Efficacy and safety of available treatments for visceral leishmaniasis in Brazil: A multicenter, randomized, open label trial

Background There is insufficient evidence to support visceral leishmaniasis (VL) treatment recommendations in Brazil and an urgent need to improve current treatments. Drug combinations may be an option. Methods A multicenter, randomized, open label, controlled trial was conducted in five sites in Brazil to evaluate efficacy and safety of (i) amphotericin B deoxycholate (AmphoB) (1 mg/kg/day for 14 days), (ii) liposomal amphotericin B (LAMB) (3 mg/kg/day for 7 days) and (iii) a combination of LAMB (10 mg/kg single dose) plus meglumine antimoniate (MA) (20 mg Sb+5/kg/day for 10 days), compared to (iv) standard treatment with MA (20 mg Sb+5/kg/day for 20 days). Patients, aged 6 months to 50 years, with confirmed VL and without HIV infection were enrolled in the study. Primary efficacy endpoint was clinical cure at 6 months. A planned efficacy and safety interim analysis led to trial interruption. Results 378 patients were randomized to the four treatment arms: MA (n = 112), AmphoB (n = 45), LAMB (n = 109), or LAMB plus MA (n = 112). A high toxicity of AmphoB prompted an unplanned interim safety analysis and this treatment arm was dropped. Per intention-to-treat protocol final analyses of the remaining 332 patients show cure rates at 6 months of 77.5% for MA, 87.2% for LAMB, and 83.9% for LAMB plus MA, without statistically significant differences between the experimental arms and comparator (LAMB: 9.7%; CI95% -0.28 to 19.68, p = 0.06; LAMB plus MA: 6.4%; CI95% -3.93 to 16.73; p = 0.222). LAMB monotherapy was safer than MA regarding frequency of treatment-related adverse events (AE) (p = 0.045), proportion of patients presenting at least one severe AE (p = 0.029), and the proportion of AEs resulting in definitive treatment discontinuation (p = 0.003).

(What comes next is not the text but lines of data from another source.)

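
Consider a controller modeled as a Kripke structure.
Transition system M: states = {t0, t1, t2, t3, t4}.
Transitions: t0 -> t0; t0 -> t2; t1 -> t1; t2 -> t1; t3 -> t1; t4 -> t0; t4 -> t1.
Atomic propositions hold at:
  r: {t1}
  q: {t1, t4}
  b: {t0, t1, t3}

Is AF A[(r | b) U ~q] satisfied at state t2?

Yes

Sat(r | b) = {t0, t1, t3}
Sat(~q) = {t0, t2, t3}
A[(r | b) U ~q]: least fixpoint, start Z0 = Sat(~q) = {t0, t2, t3}, add states in Sat(r | b) with every successor in Z. Already a fixed point.
Sat(A[(r | b) U ~q]) = {t0, t2, t3}
AF A[(r | b) U ~q]: least fixpoint, start Z0 = {t0, t2, t3}, add states with every successor in Z. Already a fixed point.
Sat(AF A[(r | b) U ~q]) = {t0, t2, t3}
t2 ∈ Sat(AF A[(r | b) U ~q]) = {t0, t2, t3}, so the formula holds at t2.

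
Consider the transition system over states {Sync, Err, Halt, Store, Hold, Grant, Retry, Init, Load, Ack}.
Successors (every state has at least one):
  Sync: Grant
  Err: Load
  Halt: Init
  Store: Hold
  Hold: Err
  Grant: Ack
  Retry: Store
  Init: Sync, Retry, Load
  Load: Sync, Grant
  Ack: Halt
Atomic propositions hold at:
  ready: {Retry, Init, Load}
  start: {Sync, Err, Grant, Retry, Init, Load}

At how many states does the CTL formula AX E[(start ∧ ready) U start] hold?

6

Sat(start ∧ ready) = {Retry, Init, Load}
E[(start ∧ ready) U start]: least fixpoint, start Z0 = Sat(start) = {Sync, Err, Grant, Retry, Init, Load}, add states in Sat(start ∧ ready) with some successor in Z. Already a fixed point.
Sat(E[(start ∧ ready) U start]) = {Sync, Err, Grant, Retry, Init, Load}
Sat(AX E[(start ∧ ready) U start]) = {s : every successor in {Sync, Err, Grant, Retry, Init, Load}} = {Sync, Err, Halt, Hold, Init, Load}
|Sat(AX E[(start ∧ ready) U start])| = |{Sync, Err, Halt, Hold, Init, Load}| = 6.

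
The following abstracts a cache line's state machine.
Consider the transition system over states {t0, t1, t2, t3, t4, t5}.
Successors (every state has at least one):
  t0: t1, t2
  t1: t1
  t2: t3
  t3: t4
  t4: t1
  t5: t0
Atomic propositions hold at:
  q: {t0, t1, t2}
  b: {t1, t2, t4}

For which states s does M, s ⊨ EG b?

{t1, t4}

EG b: greatest fixpoint, start Z0 = {t1, t2, t4}, keep only states in Sat with some successor in Z. Z1 = {t1, t4}; fixed.
Sat(EG b) = {t1, t4}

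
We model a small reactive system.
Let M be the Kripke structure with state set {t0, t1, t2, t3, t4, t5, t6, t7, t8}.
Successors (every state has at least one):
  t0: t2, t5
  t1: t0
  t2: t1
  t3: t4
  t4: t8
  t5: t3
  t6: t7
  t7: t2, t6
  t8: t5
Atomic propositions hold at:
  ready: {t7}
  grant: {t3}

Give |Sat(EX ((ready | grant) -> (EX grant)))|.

7

Sat(ready | grant) = {t3, t7}
Sat(EX grant) = {s : some successor in {t3}} = {t5}
Sat((ready | grant) -> (EX grant)) = {t0, t1, t2, t4, t5, t6, t8}
Sat(EX ((ready | grant) -> (EX grant))) = {s : some successor in {t0, t1, t2, t4, t5, t6, t8}} = {t0, t1, t2, t3, t4, t7, t8}
|Sat(EX ((ready | grant) -> (EX grant)))| = |{t0, t1, t2, t3, t4, t7, t8}| = 7.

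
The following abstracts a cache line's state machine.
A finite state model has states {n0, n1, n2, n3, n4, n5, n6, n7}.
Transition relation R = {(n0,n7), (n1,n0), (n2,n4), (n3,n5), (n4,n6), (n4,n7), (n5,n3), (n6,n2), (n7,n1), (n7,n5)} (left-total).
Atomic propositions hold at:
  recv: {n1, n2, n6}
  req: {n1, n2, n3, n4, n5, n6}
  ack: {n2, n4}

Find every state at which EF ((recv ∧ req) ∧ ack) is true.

Sat(recv ∧ req) = {n1, n2, n6}
Sat((recv ∧ req) ∧ ack) = {n2}
EF ((recv ∧ req) ∧ ack): least fixpoint, start Z0 = {n2}, add states with some successor in Z. Z1 = {n2, n6}; Z2 = {n2, n4, n6}; fixed.
Sat(EF ((recv ∧ req) ∧ ack)) = {n2, n4, n6}

{n2, n4, n6}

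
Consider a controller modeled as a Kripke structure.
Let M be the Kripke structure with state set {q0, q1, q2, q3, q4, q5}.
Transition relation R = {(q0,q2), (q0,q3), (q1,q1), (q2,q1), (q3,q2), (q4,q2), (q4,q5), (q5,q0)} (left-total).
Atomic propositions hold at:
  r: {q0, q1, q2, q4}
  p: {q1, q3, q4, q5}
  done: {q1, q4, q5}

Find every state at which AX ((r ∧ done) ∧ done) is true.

Sat(r ∧ done) = {q1, q4}
Sat((r ∧ done) ∧ done) = {q1, q4}
Sat(AX ((r ∧ done) ∧ done)) = {s : every successor in {q1, q4}} = {q1, q2}

{q1, q2}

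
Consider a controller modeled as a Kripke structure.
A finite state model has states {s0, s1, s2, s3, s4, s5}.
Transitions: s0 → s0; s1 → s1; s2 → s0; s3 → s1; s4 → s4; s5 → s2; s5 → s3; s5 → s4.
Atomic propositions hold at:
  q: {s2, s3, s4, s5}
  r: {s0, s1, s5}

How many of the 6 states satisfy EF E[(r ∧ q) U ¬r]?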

Conclusions Due to lower toxicity and acceptable efficacy, LAMB would be a more suitable first line treatment for VL than standard treatment. ClinicalTrials.gov identification number: NCT01310738. Trial registration ClinicalTrials.gov NCT01310738
Author summary Visceral leishmaniasis remains a worldwide public health concern with high mortality even when proper treatment is instituted. There is a need to develop efficacious, safer and shorter treatment alternatives as the current options suffer from high toxicity and long treatment duration. Combination therapies emerge as an alternative, and WHO has encouraged the conduct of studies to evaluate drug combinations where evidence for current treatment regimens is not available. In Brazil, there is no local evidence to support the current treatment recommendations. Therefore, a clinical trial was conducted in five hospitals in Brazil to evaluate the efficacy and safety of the current available treatments—meglumine antimoniate, amphotericin B deoxycholate and liposomal amphotericin B—and of a combination of liposomal amphotericin B, single dose, and meglumine antimoniate, in a shorter administration regimen. Preliminary safety results led to the discontinuation of the amphotericin B deoxycholate treatment arm and a planned interim analysis resulted in the trial interruption. The final results, comparing liposomal amphotericin B and liposomal amphotericin B plus meglumine antimoniate to the standard meglumine antimoniate treatment, did not show a statistically significant difference in cure rates, though cure rate was higher in the liposomal amphotericin B group. Liposomal amphotericin B treatment showed a better safety profile compared to meglumine antimoniate. These results will support future changes in treatment protocols in Brazil and potentially in Latin America.